This is a standard condition that is easy to understand intuitively. Consider $P_0 = (1,0)$ and take two paths from $P_0$ to $P_1 = (-1,0)$, one ($C_1$) going counterclockwise around the unit circle, the other ($C_2$) going clockwise around the unit circle. Then note that
$$\int_{C_1}\alpha - \int_{C_2}\alpha = \int_C\alpha,$$
where $C$ is the unit circle, traversed once counterclockwise. So to have any chance at well-definedness of $u$, we certainly need to require that $\int_C\alpha = 0$.
The question is why this suffices. The point is that any closed curve $\Gamma$ whatsoever is homologous to some integer $n$ multiple of $C$. The requisite notion is that of the winding number of the closed curve $\Gamma$ around the origin. Basically what you want to draw is this: Project the points of $\Gamma$ radially onto $C$; as you go around $\Gamma$, following the projection gives you a path $\bar\Gamma$ going around $C$ (perhaps back and forth, perhaps multiple times), but it must start and end at the same point. The number of times this path traverses $C$ (counting counterclockwise as positive and clockwise as negative) will give you $n$.

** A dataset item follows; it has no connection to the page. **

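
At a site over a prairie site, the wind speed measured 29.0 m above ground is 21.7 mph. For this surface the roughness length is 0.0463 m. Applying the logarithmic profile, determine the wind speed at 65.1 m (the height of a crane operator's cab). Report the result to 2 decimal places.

Log law: V(z) ∝ ln(z/z₀), so V₂/V₁ = ln(z₂/z₀) / ln(z₁/z₀).
ln(65.1/0.0463) = 7.2485, ln(29.0/0.0463) = 6.4399
V₂ = 21.7 × 7.2485/6.4399 = 21.7 × 1.1256 = 24.4248 mph

24.42 mph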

For each revolution of $\Gamma$ around $C$, you can fill in a region between $C$ and the relevant portion of $\Gamma$ — which will itself be a closed path — and apply Green's/Stokes's Theorem to that region. Since $d\alpha = 0$, this will show you (adding up the pieces) that $\int_\Gamma\alpha = \int_{\bar\Gamma}\alpha = n\int_C\alpha$. So, with the hypothesis that $\int_C\alpha = 0$, we conclude that $\int_\alpha$ is in fact generally path-independent. (As before, take any two paths from $x_0$ to $x$ and one, followed by the reverse of the other, gives you a closed curve $\Gamma$.)